試着凝聚體內的異能能量,一根綠芽從乾瘦的掌心顫顫巍巍地探出頭,傅箐不由有些慶幸。雖然她原本已經五級的木系異能退化到一級,讓她有些可惜,但是至少在這個陌生的地方,自己異能還在。
意念一動,傅箐又嘗試催動空間異能,原本以爲空間異能也與木系異能一般退化至一級,甚至做好異能消失的準備,沒想到她竟是直接進入了一方生機盎然的天地中。
在之前,她的空間是如同封閉的倉庫一般,黑乎乎的,堆滿她偷偷藏起來的各種物資,沒想到如今變化竟會這般大?
……
傅箐仔細地打量起周圍的環境,她腳下是連綿不知多遠的草地,不遠處有一條瀑布自山上倒掛下來,那座山的山頂霧濛濛的看不真切。瀑布附近有間小木屋,傅箐心念一動,木屋間的物品在她眼中突然間變得清晰可見,這方天地的一切在瞬息間緊緊與她的意識相連。

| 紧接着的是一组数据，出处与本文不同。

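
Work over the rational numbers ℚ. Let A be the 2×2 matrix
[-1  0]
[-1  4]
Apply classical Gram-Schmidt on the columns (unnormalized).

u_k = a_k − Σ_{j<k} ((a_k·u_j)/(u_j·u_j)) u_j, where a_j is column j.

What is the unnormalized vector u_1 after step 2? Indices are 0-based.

Step 1: u_0 = a_0 = (-1, -1).
Step 2: u_1 = a_1 − (-2)·u_0 = (-2, 2).

u_1 = (-2, 2)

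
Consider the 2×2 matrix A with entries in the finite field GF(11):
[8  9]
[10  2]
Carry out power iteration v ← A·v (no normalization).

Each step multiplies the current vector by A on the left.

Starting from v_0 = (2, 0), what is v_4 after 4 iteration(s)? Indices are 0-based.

v_4 = (4, 1)

v_0 = (2, 0).
v_1 = A·v_0 = (5, 9).
v_2 = A·v_1 = (0, 2).
v_3 = A·v_2 = (7, 4).
v_4 = A·v_3 = (4, 1).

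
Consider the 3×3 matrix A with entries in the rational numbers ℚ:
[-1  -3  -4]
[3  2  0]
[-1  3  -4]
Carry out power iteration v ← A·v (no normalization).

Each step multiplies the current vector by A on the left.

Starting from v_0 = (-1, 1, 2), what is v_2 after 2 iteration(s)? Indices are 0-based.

v_2 = (29, -32, 23)

v_0 = (-1, 1, 2).
v_1 = A·v_0 = (-10, -1, -4).
v_2 = A·v_1 = (29, -32, 23).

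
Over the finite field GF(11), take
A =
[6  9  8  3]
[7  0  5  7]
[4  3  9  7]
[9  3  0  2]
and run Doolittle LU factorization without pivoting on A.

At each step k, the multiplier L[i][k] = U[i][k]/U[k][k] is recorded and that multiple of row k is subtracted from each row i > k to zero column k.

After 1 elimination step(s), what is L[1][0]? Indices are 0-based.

[col 0] pivot 6
  R1 -= 3*R0 → (0, 6, 3, 9)  (L[1][0] := 3)
  R2 -= 8*R0 → (0, 8, 0, 5)  (L[2][0] := 8)
  R3 -= 7*R0 → (0, 6, 10, 3)  (L[3][0] := 7)

L[1][0] = 3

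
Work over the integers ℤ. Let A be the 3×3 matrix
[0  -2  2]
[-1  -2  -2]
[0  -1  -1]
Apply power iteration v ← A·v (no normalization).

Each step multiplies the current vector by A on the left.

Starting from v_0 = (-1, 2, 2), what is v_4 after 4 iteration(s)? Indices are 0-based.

v_4 = (78, 232, 105)

v_0 = (-1, 2, 2).
v_1 = A·v_0 = (0, -7, -4).
v_2 = A·v_1 = (6, 22, 11).
v_3 = A·v_2 = (-22, -72, -33).
v_4 = A·v_3 = (78, 232, 105).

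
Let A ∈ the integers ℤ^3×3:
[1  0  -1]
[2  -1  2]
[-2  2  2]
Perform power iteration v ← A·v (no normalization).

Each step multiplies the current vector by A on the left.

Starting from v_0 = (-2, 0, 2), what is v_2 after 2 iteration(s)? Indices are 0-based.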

那間小木屋裏滿滿當當地擺放着的,正是在末世時她偷偷存在空間裏的物資和實驗室的最新成果——在末世的惡劣環境裏也能保持高產量的種子。
不多,但足夠她甚麼也不用做,足足喫上幾個月。
也就是說,她以前看到的黑乎乎的空間,其實只是那間小木屋?
腳下的泥土很是鬆軟,傅箐蹲下身子檢查起地上的泥土,土壤的肥沃程度看起來似乎並不比在末世時基地精心研究出來的特級土壤差上多少,傅箐心下一陣狂喜,剛要再仔細探索空間的變化,卻聽得空間外有異常的響動。
傅箐忙從空間中出來,站在帳篷內唯一的茅草堆旁,一個瘦小的身影很快就從帳外鑽了進來。
“長姐!”傅書懷裏緊緊抱着一張發黑的饃饃,寶貝地遞給傅箐,“你快喫一些吧!”
傅箐盯着小孩遞過來的饃饃,饃饃已經乾裂,看着就是硬邦邦的一塊,咬下去估計都得崩疼一口牙。
看着那骨瘦如柴的小人兒,她腦中忽地一陣劇痛。陌生的記憶不斷湧入,一時間讓她有些茫然。
“長姐?”見傅箐不接饃饃,傅書擔憂地喚了聲。
傅箐揉着眉心,也不知道是該感慨劫後餘生的慶幸,還是該感慨接手一堆爛賬的倒黴。
她已經不在那個喪屍橫行的末世,而是來到了一個從未出現在歷史書上的朝代,這裏是沒有了喪屍的威脅,可比喪屍還讓人可怕的是連年的大旱。
末世是喪屍喫人,可大旱之下,卻是人喫人。
原主是南方水鄉一個小村莊裏富農傅家的大房長女,原本也是衣食無憂,誰料南方三年大旱,顆粒無收。在傅家舉家北上逃荒的路上,傅家大房夫婦與傅家三房被逃荒的流民衝散,她與年僅五歲的幼弟跟着傅家二房與傅老太太一同繼續北上逃荒。
逃至陳家村時,他們所帶的糧食早就所剩無幾,傅家二房探聽了一番,和傅老太太提議將她賣給陳家村的破落戶當媳婦兒,換取糧食繼續上路。